Wir hatten ständig Hunger. Die Großen versuchten, einige Kartoffeln und Getreideähren zu "stoppeln". Von dem bitteren Geschmack der Gerichte, die nur aus Kartoffelschalen bestanden, schaudert es mich noch heute. Manchmal gab es auch nur Sauerampfer vom Elbdamm, sonntags dazu einen Klecks Sahne (woher die kam, kann ich mir heute nicht mehr erklären).

Dann kam das erste Paket aus Amerika. Unsere Mutter hatte den Kontakt mit ihrem Bruder in Oklahoma wieder herstellen können. Ich sah mit fünf zum ersten Mal Schokolade und weigerte mich zunächst, das merkwürdige dunkle Zeug zu essen.
Mutter saß Nacht für Nacht, nähte und änderte, um aus den abgelegten amerikanischen Kleidungsstücken und Stiefeln etwas zum Anziehen für uns Kinder und zum Handeln zu fertigen.

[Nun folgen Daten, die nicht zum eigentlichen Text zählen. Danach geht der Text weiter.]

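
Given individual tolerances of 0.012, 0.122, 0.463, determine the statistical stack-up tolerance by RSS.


RSS = sqrt(0.012^2 + 0.122^2 + 0.463^2)
= sqrt(0.229397)
= 0.4790

0.4790


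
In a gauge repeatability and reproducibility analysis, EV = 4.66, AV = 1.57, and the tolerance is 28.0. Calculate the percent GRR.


GRR = sqrt(EV^2 + AV^2) = sqrt(4.66^2 + 1.57^2) = 4.9173672
%GRR = GRR / tol * 100 = 4.9173672 / 28.0 * 100
%GRR = 17.5620

17.5620


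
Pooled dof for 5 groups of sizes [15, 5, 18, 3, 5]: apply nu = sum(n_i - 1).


nu = sum_i (n_i - 1)
nu = ((15 - 1) + (5 - 1) + (18 - 1) + (3 - 1) + (5 - 1))
nu = 14 + 4 + 17 + 2 + 4
nu = 41

41


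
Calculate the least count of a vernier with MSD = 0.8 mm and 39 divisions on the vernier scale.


LC = MSD / n_div
= 0.8 / 39
= 0.0205

0.0205


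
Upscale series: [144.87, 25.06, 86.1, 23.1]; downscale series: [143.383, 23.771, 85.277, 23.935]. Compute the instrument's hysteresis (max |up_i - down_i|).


|144.87 - 143.383| = 1.4870
|25.06 - 23.771| = 1.2890
|86.1 - 85.277| = 0.8230
|23.1 - 23.935| = 0.8350
hysteresis = max(diffs) = 1.4870

1.4870


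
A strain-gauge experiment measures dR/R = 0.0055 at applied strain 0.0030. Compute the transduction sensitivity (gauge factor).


GF = (dR/R) / epsilon
= 0.0055 / 0.0030
= 1.8333

1.8333


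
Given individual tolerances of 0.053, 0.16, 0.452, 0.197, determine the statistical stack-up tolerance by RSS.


RSS = sqrt(0.053^2 + 0.16^2 + 0.452^2 + 0.197^2)
= sqrt(0.271522)
= 0.5211

0.5211


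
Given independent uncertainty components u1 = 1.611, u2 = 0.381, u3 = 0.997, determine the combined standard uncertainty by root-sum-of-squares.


uc = sqrt(1.611^2 + 0.381^2 + 0.997^2)
uc = sqrt(3.734491)
uc = 1.9325

1.9325


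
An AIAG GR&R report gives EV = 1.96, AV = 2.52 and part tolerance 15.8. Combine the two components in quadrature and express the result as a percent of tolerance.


GRR = sqrt(EV^2 + AV^2) = sqrt(1.96^2 + 2.52^2) = 3.1924912
%GRR = GRR / tol * 100 = 3.1924912 / 15.8 * 100
%GRR = 20.2056

20.2056


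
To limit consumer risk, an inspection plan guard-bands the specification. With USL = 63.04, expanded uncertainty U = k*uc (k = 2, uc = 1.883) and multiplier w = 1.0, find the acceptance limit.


U = k * uc = 2 * 1.883 = 3.766
guard band g = w * U = 1.0 * 3.766 = 3.766
AL = USL - g = 63.04 - 3.766
AL = 59.2740

59.2740


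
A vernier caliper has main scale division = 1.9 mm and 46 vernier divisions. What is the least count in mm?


LC = MSD / n_div
= 1.9 / 46
= 0.0413

0.0413


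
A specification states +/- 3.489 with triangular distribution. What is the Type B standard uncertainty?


u_B = half_width / sqrt(6)
u_B = 3.489 / 2.4494897
u_B = 1.4244

1.4244


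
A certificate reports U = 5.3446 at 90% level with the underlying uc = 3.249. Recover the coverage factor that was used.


k = U / uc
k = 5.3446 / 3.249
k = 1.645

1.645


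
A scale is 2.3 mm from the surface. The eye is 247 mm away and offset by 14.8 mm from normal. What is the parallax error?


error = h * offset / d
= 2.3 * 14.8 / 247
= 0.1378

0.1378


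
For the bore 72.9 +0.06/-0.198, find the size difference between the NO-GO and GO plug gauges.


GO = nominal - lower_tol (smallest hole = maximum material condition)
GO = 72.9 - 0.198 = 72.702
NO-GO = nominal + upper_tol (largest hole = least material condition)
NO-GO = 72.9 + 0.06 = 72.96
spread = NO-GO - GO = 72.96 - 72.702 = 0.2580

0.2580


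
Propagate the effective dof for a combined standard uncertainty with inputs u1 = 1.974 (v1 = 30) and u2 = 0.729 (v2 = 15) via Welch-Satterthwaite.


uc = sqrt(u1^2 + u2^2) = sqrt(1.974^2 + 0.729^2) = 2.1043092
v_eff = uc^4 / (u1^4/v1 + u2^4/v2)
= 2.1043092^4 / (1.974^4/30 + 0.729^4/15)
= 19.608222 / 0.52496476
v_eff = 37.3515

37.3515


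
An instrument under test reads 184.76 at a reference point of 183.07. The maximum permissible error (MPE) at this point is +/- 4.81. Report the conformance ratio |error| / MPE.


e = indication - reference = 184.76 - 183.07 = 1.6900
|e| = 1.6900
ratio = |e| / MPE = 1.6900 / 4.81
ratio = 0.3514

0.3514


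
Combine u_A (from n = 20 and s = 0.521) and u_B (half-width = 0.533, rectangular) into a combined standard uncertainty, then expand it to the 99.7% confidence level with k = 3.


u_A = s / sqrt(n) = 0.521 / sqrt(20) = 0.11649914
u_B = half_width / sqrt(3) = 0.533 / sqrt(3) = 0.30772769
uc = sqrt(u_A^2 + u_B^2) = sqrt(0.11649914^2 + 0.30772769^2) = 0.32904161
U = k * uc = 3 * 0.32904161
U = 0.9871

0.9871


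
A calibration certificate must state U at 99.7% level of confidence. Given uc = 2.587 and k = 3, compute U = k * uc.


U = k * uc
U = 3 * 2.587
U = 7.7610

7.7610


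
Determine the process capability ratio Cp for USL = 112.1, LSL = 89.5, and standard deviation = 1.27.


Cp = (USL - LSL) / (6 * sigma)
= (112.1 - 89.5) / (6 * 1.27)
= 22.6000 / 7.6200
= 2.9659

2.9659


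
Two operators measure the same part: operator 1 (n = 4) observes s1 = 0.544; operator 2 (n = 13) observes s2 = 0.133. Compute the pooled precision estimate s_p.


s_p = sqrt(((n1-1)*s1^2 + (n2-1)*s2^2) / (n1+n2-2))
numerator = (4-1)*0.544^2 + (13-1)*0.133^2 = 0.887808 + 0.212268 = 1.100076
denominator = 4 + 13 - 2 = 15
s_p^2 = 1.100076 / 15 = 0.0733384
s_p = sqrt(0.0733384) = 0.2708

0.2708


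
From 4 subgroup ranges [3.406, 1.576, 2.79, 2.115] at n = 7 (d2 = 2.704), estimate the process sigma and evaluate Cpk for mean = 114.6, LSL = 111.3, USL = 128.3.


R_bar = (3.406 + 1.576 + 2.79 + 2.115) / 4 = 2.47175
sigma = R_bar / d2 = 2.47175 / 2.704 = 0.91410873
Cp = (USL - LSL)/(6*sigma) = (128.3 - 111.3)/(6*0.91410873) = 3.0996
Cpu = (128.3 - 114.6)/(3*0.91410873) = 4.9958
Cpl = (114.6 - 111.3)/(3*0.91410873) = 1.2034
Cpk = min(Cpu, Cpl) = 1.2034

1.2034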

Am Heiligabend 1947 schickte uns Mutter nachmittags zum Krippenspiel in den Gemeindesaal der evangelischen Kirche in der Stadt. Am Abend gingen wir Kinder dann den langen Weg zu unserer Wohnung in der Siedlung zurück. Da sahen wir in der Dunkelheit schon von weitem ein strahlend helles Licht dort, wo unsere Dachkammern sein mußten. Unsere Mutter hatte den gesamten Kaffee aus den Paketen aus Amerika aufgespart und dafür Bücher, etwas Spielzeug und sogar eine richtige elektrische Glühlampe erhandeln können. Nie wieder im Leben erschien mir eine Festbeleuchtung so hell und prächtig wie damals!


Wo ist Heimat?

Von da an wurde es langsam besser. Die Jahre waren gezeichnet durch harte Arbeit besonders für unsere Mutter. Viele gute Menschen halfen. Aber es gab auch hartherzige.
Für manche "Hiesige" blieben wir, wie andere in unserer Situation auch, immer die "Flüchtlinge". So richtig heimisch wurde in Aken eigentlich nur meine Schwester Edith, die dort eine Familie gründete.
Die Oma, die Tante, unsere Mutter und mein Bruder Ulrich sind inzwischen verstorben. Mein Bruder Karl und ich verließen die Stadt in der Jugend zum Studium und blieben für immer fort.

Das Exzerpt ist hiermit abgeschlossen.